Saturday, July 14, 2012

Photographing people in Rome

There are many wonderful photo opportunities possible while walking around Rome. I look for relationships between people and the environment. If I see something or someone that looks like it would make an extraordinary photo I ask myself first what are the conditions of light, contrast, color and potential composition. If a certain criteria is met I make all the necessary manual adjustments on my camera, approach the subject, often with discretion, and shoot it. 99% of every photo I take is done mentally before I shoot it mechanically.

In the above image I combined the gesture of a statue with the action of a person playing guitar. The location is Ponte Saint Angelo, a bridge that crosses the Tiber River. I visually recognized a connection between the statue of the angel and the guitarist, thus framed them as a visual pair. I especially saw the relationship between the hands of each figure and the 'repetition of form' they exemplified. The light and contrast were perfect for black and white photography. The soft hues of dusk filter evenly over the subjects and the background adds just enough information to give a 'sense of place' to the overall composition.

William Shepley - Master Photographer in Rome

Saturday, July 7, 2012

2 Days, 2 Photos, 2 Churches in Paris

Though the summer has been slow to grow, early July has produced some hot days already and the heat  almost always pushes me to church. Any church will do on a hot day in Paris. In off peak times (no mass), and little tourist traffic the cool quiet air is the perfect atmosphere in which to breathe and to recover some semblance of sanity from the crazy outside world.

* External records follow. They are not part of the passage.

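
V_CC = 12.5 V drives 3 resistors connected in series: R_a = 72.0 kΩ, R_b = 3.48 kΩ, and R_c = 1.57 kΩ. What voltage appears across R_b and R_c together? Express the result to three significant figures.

Series total: ΣR = 72.0 + 3.48 + 1.57 = 77.05 kΩ.
R_{R_b..R_c} = 3.48 + 1.57 = 5.050 kΩ.
Voltage divider: V = V_CC · (5.050 / 77.05) = 12.5 × 0.06554 = 0.8193 V.

V ≈ 0.819 V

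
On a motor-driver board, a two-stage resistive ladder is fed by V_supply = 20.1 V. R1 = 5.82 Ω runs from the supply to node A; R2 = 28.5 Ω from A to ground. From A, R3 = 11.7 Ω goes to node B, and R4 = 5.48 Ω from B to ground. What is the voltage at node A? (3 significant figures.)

V_A ≈ 13.0 V

Looking into the second stage from A: R3 + R4 = 17.18 Ω appears in parallel with R2.
Effective lower resistance at A: R2 ‖ 17.18 = 10.72 Ω.
V_A = 20.1 × 10.72/(5.82 + 10.72) = 13.03 V.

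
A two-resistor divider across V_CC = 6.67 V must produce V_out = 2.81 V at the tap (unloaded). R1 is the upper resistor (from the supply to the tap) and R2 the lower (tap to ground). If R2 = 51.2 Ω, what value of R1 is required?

Required fraction k = V_out/V_CC = 0.4213.
Rearranging, R1 = R2·(1−k)/k = 51.2 × 1.374 = 70.33 Ω.

R1 ≈ 70.3 Ω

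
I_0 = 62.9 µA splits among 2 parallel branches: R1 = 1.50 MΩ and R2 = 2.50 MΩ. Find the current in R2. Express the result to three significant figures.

I ≈ 23.6 µA

Two-branch current divider: I_k = I_0 · R_other/(R_1 + R_2).
I(R2) = 62.9 × 1.50/(1.50 + 2.50) = 62.9 × 0.3750 = 23.59 µA.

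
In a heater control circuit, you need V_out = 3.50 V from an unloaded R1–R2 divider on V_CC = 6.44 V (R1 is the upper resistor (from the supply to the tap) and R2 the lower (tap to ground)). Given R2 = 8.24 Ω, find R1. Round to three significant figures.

R1 ≈ 6.92 Ω

The divider ratio is R2/(R1+R2) = 3.50/6.44 = 0.5435.
Rearranging, R1 = R2·(1−k)/k = 8.24 × 0.8400 = 6.922 Ω.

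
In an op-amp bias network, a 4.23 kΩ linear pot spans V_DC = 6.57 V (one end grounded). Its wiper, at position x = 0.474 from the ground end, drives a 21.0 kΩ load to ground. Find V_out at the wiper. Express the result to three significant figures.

V_out ≈ 2.97 V

Split the track: R_lower = x·R_p = 2.005 kΩ, R_upper = (1−x)·R_p = 2.225 kΩ.
Lower segment in parallel with the load: 2.005 ‖ 21.0 = 1.830 kΩ.
Loaded-divider output: V_out = 6.57 × 0.4513 = 2.965 V.
(Unloaded: V_out = x·V_DC = 3.11 V.)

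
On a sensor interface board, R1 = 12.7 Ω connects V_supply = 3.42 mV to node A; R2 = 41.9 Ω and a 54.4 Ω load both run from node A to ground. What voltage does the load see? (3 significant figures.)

The load sits in parallel with R2, giving an effective lower resistance R2' = R2·R_L/(R2+R_L) = 23.67 Ω.
Voltage divider with the loaded lower leg: V_out = 3.42 × 23.67/(12.7 + 23.67) = 3.42 × 0.6508 = 2.226 mV.

V_out ≈ 2.23 mV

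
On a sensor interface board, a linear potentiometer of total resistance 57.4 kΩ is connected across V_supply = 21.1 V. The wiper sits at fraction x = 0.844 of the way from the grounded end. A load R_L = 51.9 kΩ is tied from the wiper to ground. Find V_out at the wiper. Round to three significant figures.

V_out ≈ 15.5 V

The pot divides into 8.954 kΩ above the wiper and 48.45 kΩ below.
Lower segment in parallel with the load: 48.45 ‖ 51.9 = 25.06 kΩ.
Loaded-divider output: V_out = 21.1 × 0.7367 = 15.54 V.
(Unloaded: V_out = x·V_supply = 17.8 V.)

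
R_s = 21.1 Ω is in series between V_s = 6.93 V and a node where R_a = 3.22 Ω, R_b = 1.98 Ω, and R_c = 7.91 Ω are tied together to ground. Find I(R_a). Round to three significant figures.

I ≈ 0.103 A

Equivalent of the parallel group: R_p = 1.062 Ω.
V_A by voltage divider: V_A = 6.93 × 1.062/(21.1 + 1.062) = 0.3319 V.
I(R_a) = V_A / R_a = 0.3319/3.22 = 0.1031 A.
(Check via current divider: I_total = 0.3127 A; share G_k/ΣG = 0.3297 → same result.)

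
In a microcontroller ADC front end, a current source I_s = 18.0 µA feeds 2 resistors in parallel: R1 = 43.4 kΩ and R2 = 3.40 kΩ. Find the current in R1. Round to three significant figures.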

I do not go into churches with the intention of photography but sometimes as they say in the zen of creativity the photograph arrives.

Which brings to mind Sir John Berry's (1635-1690) quote "the bird of paradise alights only upon the hand that does not grasp".

The two photographs you see here were presented to me in two separate churches on two different days. And you could say I saw the light. Which I did.
I only had to meter and compose and press the shutter to capture these two simple images.  I quote many great photographers when I reiterate, "simple photographs are best, or the best photographs are simple. Whatever way you want to say it, it's true.

Monday, July 2, 2012

Photographing the Colosseum

On any given day from May to September the Colosseum, the most dominating and enduring icon of Rome, will be packed with visitors. Tens of thousands of photos are taken of the Flavian Amphitheater and therefore many millions of images are shot every year. It has been photographed from every angle and at all times of day and night and every photographer from the amateur tourist to the hard core professional will shoot it. 

Originality aside, I suggest shooting a time exposure at dusk or at night when the amphitheater is accentuated with recessed lighting in the arches. You will need a tripod for an exposure ranging from 10 seconds to perhaps 30 seconds depending on your ISO rating. The ISO rating determines the sensitivity of your digital sensor. The lower numbers like ISO 100 allow for longer exposures and also a sharper image. The streaking lights of the automobiles and buses during a time exposure will add motion and action to an otherwise stationary form. I suggest shooting from the high ground along a road on the north eastern side above the metro station. Another possibility is to shoot very early in the morning just before sunrise when there are no visitors and you can have the Colosseum all to yourself.